Authors: Jim Lerner and Luis Blanquez
Both of the U.S. government agencies responsible for antitrust enforcement (the Department of Justice– “DOJ” and Federal Trade Commission – “FTC”) have review mechanisms available for companies seeking guidance on whether they are likely to take antitrust enforcement action against a proposed agreement or course of conduct: the DOJ has a Business Review process and the FTC has an Advisory Opinion process.
From a practical perspective (and putting aside mandatory Hart-Scott-Rodino merger filings), it is uncommon in the U.S. for parties to submit their agreements to the competition authorities for review before entering the agreement or undertaking the proposed conduct. Except in particular circumstances—such as with complex antitrust and intellectual property issues—most parties decide that the potential antitrust-enforcer guidance is not worth the time and effort involved in seeking such review.

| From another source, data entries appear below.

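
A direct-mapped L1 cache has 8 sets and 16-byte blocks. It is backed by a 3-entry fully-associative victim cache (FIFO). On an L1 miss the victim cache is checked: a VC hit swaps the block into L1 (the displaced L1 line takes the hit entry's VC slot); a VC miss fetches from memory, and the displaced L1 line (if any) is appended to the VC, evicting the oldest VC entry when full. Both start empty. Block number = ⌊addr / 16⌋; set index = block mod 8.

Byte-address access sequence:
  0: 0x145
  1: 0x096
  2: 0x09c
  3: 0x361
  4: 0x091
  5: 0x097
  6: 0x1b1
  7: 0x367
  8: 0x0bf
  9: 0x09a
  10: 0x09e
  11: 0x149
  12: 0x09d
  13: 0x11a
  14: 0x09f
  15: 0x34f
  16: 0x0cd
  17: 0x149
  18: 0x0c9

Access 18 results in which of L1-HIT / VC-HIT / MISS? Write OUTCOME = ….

  [0] addr=0x145 blk=20 s=4: MISS | VC []
  [1] addr=0x96 blk=9 s=1: MISS | VC []
  [2] addr=0x9c blk=9 s=1: L1-HIT | VC []
  [3] addr=0x361 blk=54 s=6: MISS | VC []
  [4] addr=0x91 blk=9 s=1: L1-HIT | VC []
  [5] addr=0x97 blk=9 s=1: L1-HIT | VC []
  [6] addr=0x1b1 blk=27 s=3: MISS | VC []
  [7] addr=0x367 blk=54 s=6: L1-HIT | VC []
  [8] addr=0xbf blk=11 s=3: MISS | VC [27]
  [9] addr=0x9a blk=9 s=1: L1-HIT | VC [27]
  [10] addr=0x9e blk=9 s=1: L1-HIT | VC [27]
  [11] addr=0x149 blk=20 s=4: L1-HIT | VC [27]
  [12] addr=0x9d blk=9 s=1: L1-HIT | VC [27]
  [13] addr=0x11a blk=17 s=1: MISS | VC [27, 9]
  [14] addr=0x9f blk=9 s=1: VC-HIT | VC [27, 17]
  [15] addr=0x34f blk=52 s=4: MISS | VC [27, 17, 20]
  [16] addr=0xcd blk=12 s=4: MISS | VC [17, 20, 52]
  [17] addr=0x149 blk=20 s=4: VC-HIT | VC [17, 12, 52]
  [18] addr=0xc9 blk=12 s=4: VC-HIT | VC [17, 20, 52]

OUTCOME = VC-HIT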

But there are instances in which it does make sense to seek antitrust agency review, so we describe the processes here.
With respect to the DOJ Business Review process, while there has been expedited treatment for collaborations directly related to COVID, the “traditional” Business Review process tends to be lengthy (it can regularly take up to 6 months or more to get through the entire process) and complicated. Applicants for a Business Review letter must make a complete disclosure of all the necessary information about the agreement or collaboration for which a review is requested. This requires background information about the parties and industry, copies of any/all operative documents, detailed statements of any/all collateral oral understandings, and any additional information the Division requests. Depending on how the Division responds, it doesn’t necessarily result in any guarantees about what the Division will or will not do if the described conduct/collaboration goes forward. One other big downside is that the process is truly prospective––that is, it requires that the parties not start their proposed activities until after the Division responds.
The use of FTC Advisory Opinion process is similarly infrequent, also due to narrow set of conditions under which the Commission or the Commission Staff will actually consider such a request. At the linked document set out, the Commission will only consider an Advisory Opinion when (1) the matter involves a substantial or novel question of fact or law and there is no clear Commission or court precedent, or (2) the subject matter of the request and consequent publication of Commission advice is of significant public interest. The request for an advisory opinion must concern a course of action that the requesting party proposes to pursue. That is, the requesting party must intend to engage in the proposed conduct; hypothetical questions or questions about conduct that is already ongoing will not be answered. Furthermore, a proposed course of action must be sufficiently developed for the Commission or its staff to conclude that it is an actual proposal rather than a mere possibility, and to evaluate the proposal based on the description and supporting information provided with the request. At the same time, however, the parties cannot have started their requested conduct. As you can tell, the scope of this tool is very limited.